4. The preparation method of the high-strength polyethylene composite membrane for water treatment according to claim 3, characterized in that: the concentration of the PVA solution is 0.5-1 wt%; the concentration of the bacterial cellulose solution is 0.4-0.6 wt%; the concentration of the sulfuric acid solution is 5-8 wt%; the tartaric acid solution accounts for 0.25-0.3 wt%; the concentration of the triethylamine is 1-3 wt%; the concentration of the hydroquinone solution is 2-4 wt%; the concentration of the sodium dodecyl sulfate solution is 0.1-0.2 wt%.

5. The preparation method of the high-strength polyethylene composite membrane for water treatment according to claim 3, characterized in that: the concentration of the solution D is 1-2 wt%; the concentration of the solution E is 20-25 wt%.

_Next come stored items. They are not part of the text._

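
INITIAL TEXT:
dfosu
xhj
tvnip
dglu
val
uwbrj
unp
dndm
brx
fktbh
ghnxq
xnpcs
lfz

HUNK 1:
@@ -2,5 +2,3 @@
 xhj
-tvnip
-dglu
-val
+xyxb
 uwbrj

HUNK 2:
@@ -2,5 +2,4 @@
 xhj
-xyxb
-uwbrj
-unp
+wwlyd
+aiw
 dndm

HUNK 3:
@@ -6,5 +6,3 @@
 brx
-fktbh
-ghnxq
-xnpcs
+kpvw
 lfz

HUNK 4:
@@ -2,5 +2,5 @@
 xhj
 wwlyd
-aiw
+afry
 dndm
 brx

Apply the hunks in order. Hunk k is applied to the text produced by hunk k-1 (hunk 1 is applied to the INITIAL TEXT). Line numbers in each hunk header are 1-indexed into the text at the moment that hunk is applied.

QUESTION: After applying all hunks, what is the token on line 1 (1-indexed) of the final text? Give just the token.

Answer: dfosu

Derivation:
Hunk 1: at line 2 remove [tvnip,dglu,val] add [xyxb] -> 11 lines: dfosu xhj xyxb uwbrj unp dndm brx fktbh ghnxq xnpcs lfz
Hunk 2: at line 2 remove [xyxb,uwbrj,unp] add [wwlyd,aiw] -> 10 lines: dfosu xhj wwlyd aiw dndm brx fktbh ghnxq xnpcs lfz
Hunk 3: at line 6 remove [fktbh,ghnxq,xnpcs] add [kpvw] -> 8 lines: dfosu xhj wwlyd aiw dndm brx kpvw lfz
Hunk 4: at line 2 remove [aiw] add [afry] -> 8 lines: dfosu xhj wwlyd afry dndm brx kpvw lfz
Final line 1: dfosu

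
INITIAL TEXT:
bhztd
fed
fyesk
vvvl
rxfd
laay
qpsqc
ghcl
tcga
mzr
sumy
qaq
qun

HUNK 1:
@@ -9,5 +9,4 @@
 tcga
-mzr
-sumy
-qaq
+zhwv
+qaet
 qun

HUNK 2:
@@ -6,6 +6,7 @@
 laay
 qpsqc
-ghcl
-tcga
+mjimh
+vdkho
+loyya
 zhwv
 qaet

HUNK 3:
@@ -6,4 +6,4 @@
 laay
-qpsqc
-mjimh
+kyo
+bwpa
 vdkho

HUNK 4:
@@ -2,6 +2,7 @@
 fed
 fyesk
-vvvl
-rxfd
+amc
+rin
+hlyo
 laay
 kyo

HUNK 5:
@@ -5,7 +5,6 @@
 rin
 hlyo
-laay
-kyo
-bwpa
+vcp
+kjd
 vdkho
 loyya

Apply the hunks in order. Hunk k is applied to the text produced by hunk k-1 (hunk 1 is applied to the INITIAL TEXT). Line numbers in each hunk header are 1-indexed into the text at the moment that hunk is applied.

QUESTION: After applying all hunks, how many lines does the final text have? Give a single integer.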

6. The preparation method of the high-strength polyethylene composite membrane for water treatment according to claim 1, characterized in that: the specific process of the step 2 is as follows: soaking the microporous polyethylene membrane in an ethanol solution for 10-15 minutes, transferring the microporous polyethylene membrane into a cross-flow membrane filter, setting the temperature to be 20-25 ℃ and the pressure to be 5bar, and circularly filtering the microporous polyethylene membrane for 8-12 minutes by using the solution A; taking out and transferring the solution to a solution B, adding an acidic catalyst to adjust the pH value of the solution to be 3, placing the solution in a microwave reactor, setting the power to be 500W, reacting for 2 minutes, circularly reacting for 1-3 times, filtering, washing and drying to obtain a composite membrane A; transferring the mixture into a solution C, setting the temperature to be 0-5 ℃ under vibration, dropwise adding the solution D, and setting the temperature to be 50 ℃ after dropwise adding to react for 2-3 hours; and taking out and transferring the membrane to a solution E, setting the temperature to be 60 ℃ under vibration, reacting for 1-1.5 hours, washing and filtering to obtain the polyethylene composite membrane.